Perpetrator Studies Network

Books

A Blood Border: Trieste between Mussolini and Tito

By Luisa Morettin.

In May 1945 Trieste was the last battleground of WWII and the first of the Cold War. Some of the most terrifying episodes of that battle are linked to the Karst landscape of the region which is studded with foibe, deep cone-shaped pits excavated by water erosion. During Yugoslav partisan rule in the area, thousands of Italians were thrown inside the pits: some were killed beforehand, others were dumped alive and left to die slowly. Marshal Tito challenged these events and Left-wing sympathisers still do to this day, sparking intense debate over the truth. Were the atrocities simply revenge for the 1941 Fascist invasion of Yugoslavia?

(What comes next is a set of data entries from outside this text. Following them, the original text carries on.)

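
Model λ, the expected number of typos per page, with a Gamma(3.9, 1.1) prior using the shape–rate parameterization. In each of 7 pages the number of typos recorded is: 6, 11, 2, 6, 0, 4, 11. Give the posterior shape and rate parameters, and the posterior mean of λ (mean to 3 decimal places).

Total count ∑xᵢ = 40 over n = 7 pages.
Gamma is conjugate to the Poisson likelihood: posterior is Gamma(shape = 3.9+40 = 43.9, rate = 1.1+7 = 8.1).
Posterior mean = shape/rate = 43.9/8.1 = 5.420.

Posterior: Gamma(shape=43.9, rate=8.1); mean ≈ 5.420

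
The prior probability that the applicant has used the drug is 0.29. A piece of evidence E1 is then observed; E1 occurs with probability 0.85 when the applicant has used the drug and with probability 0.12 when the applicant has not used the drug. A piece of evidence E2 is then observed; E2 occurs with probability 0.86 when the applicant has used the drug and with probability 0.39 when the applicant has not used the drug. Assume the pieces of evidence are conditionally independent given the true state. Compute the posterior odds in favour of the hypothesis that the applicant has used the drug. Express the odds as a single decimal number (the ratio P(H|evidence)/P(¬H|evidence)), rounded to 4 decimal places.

Prior odds = 0.29/(1−0.29) = 0.40845.
Likelihood ratio for E1 = 0.85/0.12 = 7.0833.
Likelihood ratio for E2 = 0.86/0.39 = 2.2051.
Posterior odds = prior odds × LR₁ × LR₂ = 6.3799.

Posterior odds ≈ 6.3799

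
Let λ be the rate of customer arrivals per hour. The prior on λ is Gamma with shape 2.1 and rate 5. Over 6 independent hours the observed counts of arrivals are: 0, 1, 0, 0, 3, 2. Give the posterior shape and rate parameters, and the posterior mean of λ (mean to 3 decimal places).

Posterior: Gamma(shape=8.1, rate=11); mean ≈ 0.736

The Poisson likelihood adds the total count to the shape and the number of exposure periods to the rate. Here ∑xᵢ = 6 and n = 6, so shape 2.1→8.1 and rate 5→11.
E[λ | data] = 8.1/11 = 0.736.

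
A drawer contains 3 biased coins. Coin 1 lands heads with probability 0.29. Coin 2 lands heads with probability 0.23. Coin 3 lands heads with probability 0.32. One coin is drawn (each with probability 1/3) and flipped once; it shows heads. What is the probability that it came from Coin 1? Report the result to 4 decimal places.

P(heads|C1) = 0.29; P(heads|C2) = 0.23; P(heads|C3) = 0.32.
Prior × likelihood for each source: 0.333333·0.29=0.09667, 0.333333·0.23=0.07667, 0.333333·0.32=0.1067. Summing gives P(heads) = 0.28000.
P(Coin 1 | heads) = 0.09667 / 0.28000 = 0.3452.

Posterior probability ≈ 0.3452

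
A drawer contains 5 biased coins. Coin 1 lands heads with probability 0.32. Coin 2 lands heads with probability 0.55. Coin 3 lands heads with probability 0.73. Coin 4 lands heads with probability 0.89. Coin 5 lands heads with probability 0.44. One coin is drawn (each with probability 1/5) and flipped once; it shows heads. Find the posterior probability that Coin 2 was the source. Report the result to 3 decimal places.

Posterior probability ≈ 0.188

Tabulate prior·likelihood by source: [1] prior 0.2, lik 0.32, product 0.06400; [2] prior 0.2, lik 0.55, product 0.1100; [3] prior 0.2, lik 0.73, product 0.1460; [4] prior 0.2, lik 0.89, product 0.1780; [5] prior 0.2, lik 0.44, product 0.08800.
Normalizing constant = 0.58600; the posterior for Coin 2 is its product over the sum, 0.1100/0.58600 = 0.188.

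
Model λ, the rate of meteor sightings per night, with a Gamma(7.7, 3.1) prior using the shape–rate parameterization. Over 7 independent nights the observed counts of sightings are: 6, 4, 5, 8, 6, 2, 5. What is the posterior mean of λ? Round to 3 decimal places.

Posterior mean ≈ 4.327

The Poisson likelihood adds the total count to the shape and the number of exposure periods to the rate. Here ∑xᵢ = 36 and n = 7, so shape 7.7→43.7 and rate 3.1→10.1.
E[λ | data] = 43.7/10.1 = 4.327.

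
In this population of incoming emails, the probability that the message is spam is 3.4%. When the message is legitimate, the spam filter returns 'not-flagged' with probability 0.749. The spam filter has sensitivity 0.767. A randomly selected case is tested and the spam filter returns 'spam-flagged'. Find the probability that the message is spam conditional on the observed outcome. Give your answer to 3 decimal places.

Write H for 'the message is spam'. Prior odds H:¬H = 0.034/0.966 = 0.035197. For the 'spam-flagged' outcome, the likelihood ratio is 0.767/0.251 = 3.0558.
Posterior odds = 0.035197 × 3.0558 = 0.10755, so P(H|E) = 0.10755/(1+0.10755) = 0.097.

P(H | E) ≈ 0.097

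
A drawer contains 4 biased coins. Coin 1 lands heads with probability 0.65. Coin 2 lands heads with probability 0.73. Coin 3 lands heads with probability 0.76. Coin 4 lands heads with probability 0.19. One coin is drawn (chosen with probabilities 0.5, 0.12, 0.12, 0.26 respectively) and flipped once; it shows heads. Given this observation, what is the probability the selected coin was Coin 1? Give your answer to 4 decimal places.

Tabulate prior·likelihood by source: [1] prior 0.5, lik 0.65, product 0.3250; [2] prior 0.12, lik 0.73, product 0.08760; [3] prior 0.12, lik 0.76, product 0.09120; [4] prior 0.26, lik 0.19, product 0.04940.
Normalizing constant = 0.55320; the posterior for Coin 1 is its product over the sum, 0.3250/0.55320 = 0.5875.

Posterior probability ≈ 0.5875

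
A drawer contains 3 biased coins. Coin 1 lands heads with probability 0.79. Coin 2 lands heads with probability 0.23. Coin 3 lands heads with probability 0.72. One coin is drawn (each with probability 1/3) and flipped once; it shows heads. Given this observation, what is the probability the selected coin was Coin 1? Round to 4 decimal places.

Posterior probability ≈ 0.4540

P(heads|C1) = 0.79; P(heads|C2) = 0.23; P(heads|C3) = 0.72.
Prior × likelihood for each source: 0.333333·0.79=0.2633, 0.333333·0.23=0.07667, 0.333333·0.72=0.2400. Summing gives P(heads) = 0.58000.
P(Coin 1 | heads) = 0.2633 / 0.58000 = 0.4540.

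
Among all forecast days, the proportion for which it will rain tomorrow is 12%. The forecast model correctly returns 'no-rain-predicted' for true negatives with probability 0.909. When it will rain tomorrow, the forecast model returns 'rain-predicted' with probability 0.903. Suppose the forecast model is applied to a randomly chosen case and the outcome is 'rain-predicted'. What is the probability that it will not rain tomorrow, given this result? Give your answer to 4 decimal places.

Write H for 'it will rain tomorrow'. Prior odds H:¬H = 0.12/0.88 = 0.13636. For the 'rain-predicted' outcome, the likelihood ratio is 0.903/0.091 = 9.9231.
Posterior odds = 0.13636 × 9.9231 = 1.3531, so P(H|E) = 1.3531/(1+1.3531) = 0.5750. Then P(¬H|E) = 1 − 0.5750 = 0.4250.

P(¬H | E) ≈ 0.4250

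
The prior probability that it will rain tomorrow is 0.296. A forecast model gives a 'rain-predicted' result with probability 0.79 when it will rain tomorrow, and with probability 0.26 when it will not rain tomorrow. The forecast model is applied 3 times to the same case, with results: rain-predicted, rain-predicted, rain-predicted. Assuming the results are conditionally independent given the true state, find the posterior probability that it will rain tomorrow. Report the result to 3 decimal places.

With H the event that it will rain tomorrow, the joint likelihood of the observed sequence is P(data|H) = 0.79·0.79·0.79 = 0.49304 and P(data|¬H) = 0.26·0.26·0.26 = 0.017576.
Bayes: P(H|data) = 0.296·0.49304 / (0.296·0.49304 + 0.704·0.017576) = 0.14594/0.15831 = 0.9218.

Posterior P(H) ≈ 0.922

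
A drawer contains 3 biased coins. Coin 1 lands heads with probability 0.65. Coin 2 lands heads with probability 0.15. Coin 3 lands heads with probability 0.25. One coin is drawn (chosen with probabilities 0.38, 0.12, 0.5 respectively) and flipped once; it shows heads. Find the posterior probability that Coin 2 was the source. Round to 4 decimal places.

P(heads|C1) = 0.65; P(heads|C2) = 0.15; P(heads|C3) = 0.25.
Prior × likelihood for each source: 0.38·0.65=0.2470, 0.12·0.15=0.01800, 0.5·0.25=0.1250. Summing gives P(heads) = 0.39000.
P(Coin 2 | heads) = 0.01800 / 0.39000 = 0.0462.

Posterior probability ≈ 0.0462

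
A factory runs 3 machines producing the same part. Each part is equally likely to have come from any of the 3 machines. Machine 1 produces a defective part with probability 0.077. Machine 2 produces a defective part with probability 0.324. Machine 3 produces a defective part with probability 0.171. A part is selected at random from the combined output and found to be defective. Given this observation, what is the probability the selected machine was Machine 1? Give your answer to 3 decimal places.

P(defective|M1) = 0.077; P(defective|M2) = 0.324; P(defective|M3) = 0.171.
Prior × likelihood for each source: 0.333333·0.077=0.02567, 0.333333·0.324=0.1080, 0.333333·0.171=0.05700. Summing gives P(defective) = 0.19067.
P(Machine 1 | defective) = 0.02567 / 0.19067 = 0.135.

Posterior probability ≈ 0.135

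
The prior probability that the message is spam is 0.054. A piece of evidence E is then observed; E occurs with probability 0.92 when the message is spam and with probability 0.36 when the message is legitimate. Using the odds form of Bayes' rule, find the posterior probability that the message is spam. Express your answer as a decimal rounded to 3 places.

Posterior probability ≈ 0.127

Prior odds = 0.054/(1−0.054) = 0.057082. In log-odds, ln(0.057082) = -2.8633.
Add log likelihood ratio: ln(2.5556) = 0.93827.
Posterior log-odds = -1.9250, so posterior odds = exp(-1.9250) = 0.14588. Converting, P(H|E) = 0.14588/1.1459 = 0.127.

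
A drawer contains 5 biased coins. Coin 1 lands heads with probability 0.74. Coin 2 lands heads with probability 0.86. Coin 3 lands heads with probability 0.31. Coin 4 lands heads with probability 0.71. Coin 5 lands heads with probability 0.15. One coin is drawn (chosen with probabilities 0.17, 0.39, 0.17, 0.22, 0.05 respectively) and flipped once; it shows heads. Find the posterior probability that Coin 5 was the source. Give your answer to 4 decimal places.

Posterior probability ≈ 0.0111

P(heads|C1) = 0.74; P(heads|C2) = 0.86; P(heads|C3) = 0.31; P(heads|C4) = 0.71; P(heads|C5) = 0.15.
Prior × likelihood for each source: 0.17·0.74=0.1258, 0.39·0.86=0.3354, 0.17·0.31=0.05270, 0.22·0.71=0.1562, 0.05·0.15=0.007500. Summing gives P(heads) = 0.67760.
P(Coin 5 | heads) = 0.007500 / 0.67760 = 0.0111.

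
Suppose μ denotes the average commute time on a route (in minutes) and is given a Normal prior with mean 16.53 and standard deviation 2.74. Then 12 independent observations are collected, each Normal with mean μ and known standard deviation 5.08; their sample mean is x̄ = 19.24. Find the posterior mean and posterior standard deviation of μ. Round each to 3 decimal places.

Posterior mean ≈ 18.637; posterior SD ≈ 1.293

Prior precision 1/τ₀² = 1/2.74² = 0.133198; data precision n/σ² = 12/5.08² = 0.465001.
Posterior precision = 0.133198 + 0.465001 = 0.598199, giving posterior SD = 1/√0.598199 = 1.293.
Posterior mean = (0.133198·16.53 + 0.465001·19.24) / 0.598199 = 18.637.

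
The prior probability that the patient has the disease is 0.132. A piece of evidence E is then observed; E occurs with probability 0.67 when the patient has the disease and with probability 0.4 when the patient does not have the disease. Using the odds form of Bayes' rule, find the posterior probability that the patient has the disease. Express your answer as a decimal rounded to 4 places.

Posterior probability ≈ 0.2030

Prior odds = 0.132/(1−0.132) = 0.15207. In log-odds, ln(0.15207) = -1.8834.
Add log likelihood ratio: ln(1.6750) = 0.51581.
Posterior log-odds = -1.3676, so posterior odds = exp(-1.3676) = 0.25472. Converting, P(H|E) = 0.25472/1.2547 = 0.2030.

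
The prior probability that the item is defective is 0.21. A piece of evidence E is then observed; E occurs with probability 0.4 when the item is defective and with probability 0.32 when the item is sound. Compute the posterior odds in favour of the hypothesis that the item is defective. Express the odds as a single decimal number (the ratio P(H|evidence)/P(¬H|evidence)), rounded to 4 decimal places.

Prior odds = 0.21/(1−0.21) = 0.26582. In log-odds, ln(0.26582) = -1.3249.
Add log likelihood ratio: ln(1.2500) = 0.22314.
Posterior log-odds = -1.1018, so posterior odds = exp(-1.1018) = 0.33228.

Posterior odds ≈ 0.3323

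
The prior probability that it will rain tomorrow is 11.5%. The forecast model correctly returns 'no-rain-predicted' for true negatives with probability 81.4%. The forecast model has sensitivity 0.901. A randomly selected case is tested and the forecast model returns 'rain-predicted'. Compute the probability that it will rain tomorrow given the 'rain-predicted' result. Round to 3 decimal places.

P(H | E) ≈ 0.386

Let H be the event that it will rain tomorrow. P(H) = 0.115, so P(¬H) = 0.885. With E the 'rain-predicted' result, P(E|H) = 0.901 and P(E|¬H) = 0.186.
P(E) = 0.901·0.115 + 0.186·0.885 = 0.10362 + 0.16461 = 0.26823.
By Bayes' theorem, P(H|E) = 0.10362 / 0.26823 = 0.386.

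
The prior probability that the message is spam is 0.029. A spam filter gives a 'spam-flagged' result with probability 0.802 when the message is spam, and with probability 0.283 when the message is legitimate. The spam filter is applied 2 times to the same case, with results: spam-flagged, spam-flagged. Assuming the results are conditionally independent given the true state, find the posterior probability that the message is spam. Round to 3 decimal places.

Let H be the event that the message is spam; start with P(H) = 0.029. P('spam-flagged'|H) = 0.802, P('spam-flagged'|¬H) = 0.283.
Update on result 1 ('spam-flagged'): P(H) ← 0.802·0.0290 / (0.802·0.0290 + 0.283·0.9710) = 0.023258/0.29805 = 0.0780.
Update on result 2 ('spam-flagged'): P(H) ← 0.802·0.0780 / (0.802·0.0780 + 0.283·0.9220) = 0.062583/0.32350 = 0.1935.

Posterior P(H) ≈ 0.193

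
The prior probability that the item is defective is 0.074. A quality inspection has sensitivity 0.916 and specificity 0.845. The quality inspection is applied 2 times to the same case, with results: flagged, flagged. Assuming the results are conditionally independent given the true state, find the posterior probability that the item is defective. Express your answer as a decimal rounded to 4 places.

With H the event that the item is defective, the joint likelihood of the observed sequence is P(data|H) = 0.916·0.916 = 0.83906 and P(data|¬H) = 0.155·0.155 = 0.024025.
Bayes: P(H|data) = 0.074·0.83906 / (0.074·0.83906 + 0.926·0.024025) = 0.062090/0.084337 = 0.7362.

Posterior P(H) ≈ 0.7362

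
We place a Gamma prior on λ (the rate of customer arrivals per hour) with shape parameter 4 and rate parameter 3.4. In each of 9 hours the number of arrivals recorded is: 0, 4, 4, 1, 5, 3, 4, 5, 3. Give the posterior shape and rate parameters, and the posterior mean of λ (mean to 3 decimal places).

Posterior: Gamma(shape=33, rate=12.4); mean ≈ 2.661

The Poisson likelihood adds the total count to the shape and the number of exposure periods to the rate. Here ∑xᵢ = 29 and n = 9, so shape 4→33 and rate 3.4→12.4.
E[λ | data] = 33/12.4 = 2.661.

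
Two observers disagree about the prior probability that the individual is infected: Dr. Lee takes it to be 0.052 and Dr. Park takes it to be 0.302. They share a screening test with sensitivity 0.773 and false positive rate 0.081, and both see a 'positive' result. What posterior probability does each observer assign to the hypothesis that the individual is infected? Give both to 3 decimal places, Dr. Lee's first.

Dr. Lee: 0.344; Dr. Park: 0.805

The likelihood ratio for a 'positive' result is 0.773/0.081 = 9.5432.
Dr. Lee: prior odds 0.052/0.948 = 0.054852; posterior odds 0.52347; posterior probability 0.344.
Dr. Park: prior odds 0.302/0.698 = 0.43266; posterior odds 4.1290; posterior probability 0.805.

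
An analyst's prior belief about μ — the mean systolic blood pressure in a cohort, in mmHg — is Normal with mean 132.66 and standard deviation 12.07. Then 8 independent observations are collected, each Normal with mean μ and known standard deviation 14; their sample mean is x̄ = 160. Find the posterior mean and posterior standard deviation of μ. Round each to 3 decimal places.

Prior precision 1/τ₀² = 1/12.07² = 0.00686413; data precision n/σ² = 8/14² = 0.0408163.
Posterior precision = 0.00686413 + 0.0408163 = 0.0476805, giving posterior SD = 1/√0.0476805 = 4.580.
Posterior mean = (0.00686413·132.66 + 0.0408163·160) / 0.0476805 = 156.064.

Posterior mean ≈ 156.064; posterior SD ≈ 4.580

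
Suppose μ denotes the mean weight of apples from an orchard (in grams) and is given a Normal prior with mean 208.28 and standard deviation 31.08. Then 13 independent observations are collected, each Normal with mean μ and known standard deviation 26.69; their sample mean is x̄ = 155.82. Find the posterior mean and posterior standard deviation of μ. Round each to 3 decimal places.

Prior precision 1/τ₀² = 1/31.08² = 0.00103523; data precision n/σ² = 13/26.69² = 0.0182493.
Posterior precision = 0.00103523 + 0.0182493 = 0.0192845, giving posterior SD = 1/√0.0192845 = 7.201.
Posterior mean = (0.00103523·208.28 + 0.0182493·155.82) / 0.0192845 = 158.636.

Posterior mean ≈ 158.636; posterior SD ≈ 7.201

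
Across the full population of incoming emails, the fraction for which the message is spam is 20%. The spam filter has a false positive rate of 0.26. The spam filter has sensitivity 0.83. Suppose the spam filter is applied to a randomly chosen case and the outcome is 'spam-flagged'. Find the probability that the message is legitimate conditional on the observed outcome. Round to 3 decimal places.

P(¬H | E) ≈ 0.556

Let H be the event that the message is spam. P(H) = 0.2, so P(¬H) = 0.8. With E the 'spam-flagged' result, P(E|H) = 0.83 and P(E|¬H) = 0.26.
P(E) = 0.83·0.2 + 0.26·0.8 = 0.16600 + 0.20800 = 0.37400.
By Bayes' theorem, P(H|E) = 0.16600 / 0.37400 = 0.444. Hence P(¬H|E) = 1 − 0.444 = 0.556.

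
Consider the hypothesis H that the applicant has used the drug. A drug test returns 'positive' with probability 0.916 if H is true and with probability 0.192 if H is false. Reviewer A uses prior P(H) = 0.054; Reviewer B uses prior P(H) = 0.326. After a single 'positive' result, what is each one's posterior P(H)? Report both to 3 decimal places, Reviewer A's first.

The likelihood ratio for a 'positive' result is 0.916/0.192 = 4.7708.
Reviewer A: prior odds 0.054/0.946 = 0.057082; posterior odds 0.27233; posterior probability 0.214.
Reviewer B: prior odds 0.326/0.674 = 0.48368; posterior odds 2.3076; posterior probability 0.698.

Reviewer A: 0.214; Reviewer B: 0.698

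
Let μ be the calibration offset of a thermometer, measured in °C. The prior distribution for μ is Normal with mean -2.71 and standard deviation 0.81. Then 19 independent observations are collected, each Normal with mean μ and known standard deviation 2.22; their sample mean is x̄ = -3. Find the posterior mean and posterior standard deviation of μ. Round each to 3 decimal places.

Posterior mean ≈ -2.918; posterior SD ≈ 0.431

With known σ, the Normal prior is conjugate. Weight on the data is w = (n/σ²)/(n/σ² + 1/τ₀²) = 3.85521/(3.85521+1.52416) = 0.71667.
Posterior mean = w·x̄ + (1−w)·μ₀ = 0.71667·-3 + 0.28333·-2.71 = -2.918. Posterior variance = 1/(3.85521+1.52416) = 0.185896, so SD = 0.431.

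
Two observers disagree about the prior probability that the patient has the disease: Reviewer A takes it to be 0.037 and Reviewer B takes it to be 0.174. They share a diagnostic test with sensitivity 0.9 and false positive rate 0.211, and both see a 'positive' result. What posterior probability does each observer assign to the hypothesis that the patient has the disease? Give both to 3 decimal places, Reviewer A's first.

Reviewer A: 0.141; Reviewer B: 0.473

The likelihood ratio for a 'positive' result is 0.9/0.211 = 4.2654.
Reviewer A: prior odds 0.037/0.963 = 0.038422; posterior odds 0.16388; posterior probability 0.141.
Reviewer B: prior odds 0.174/0.826 = 0.21065; posterior odds 0.89852; posterior probability 0.473.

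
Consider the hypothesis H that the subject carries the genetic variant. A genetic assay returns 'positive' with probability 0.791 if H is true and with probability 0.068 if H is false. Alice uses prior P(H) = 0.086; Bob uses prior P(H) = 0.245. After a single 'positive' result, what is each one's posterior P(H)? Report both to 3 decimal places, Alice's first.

P('+'|H) = 0.791, P('+'|¬H) = 0.068.
Alice: numerator 0.791·0.086 = 0.068026; evidence = 0.068026+0.068·0.914 = 0.13018; posterior = 0.523.
Bob: numerator 0.791·0.245 = 0.19379; evidence = 0.19379+0.068·0.755 = 0.24513; posterior = 0.791.

Alice: 0.523; Bob: 0.791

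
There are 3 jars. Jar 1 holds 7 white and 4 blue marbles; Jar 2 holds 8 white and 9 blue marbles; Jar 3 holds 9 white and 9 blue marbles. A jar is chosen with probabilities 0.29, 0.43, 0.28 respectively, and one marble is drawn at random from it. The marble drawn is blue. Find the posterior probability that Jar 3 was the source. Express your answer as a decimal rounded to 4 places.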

By drawing on Anglo-American documents, A Blood Border leads the reader through the process by which the foibe killings became possible and tells the story of a modern territorial contest: two nations, one land. This powerful study is a nuanced and detailed account of Mussolini’s and Tito’s manoeuvres to redraw borders in blood. The result is a vivid and often disturbing account, in which Luisa Morettin convincingly portrays a border region in a moment of historical transformation.

Luisa Morettin has held teaching and research positions at the University of Edinburgh, King’s College London, and the University of Reading. Currently she is a Senior Lecturer in Modern History at NCI University London.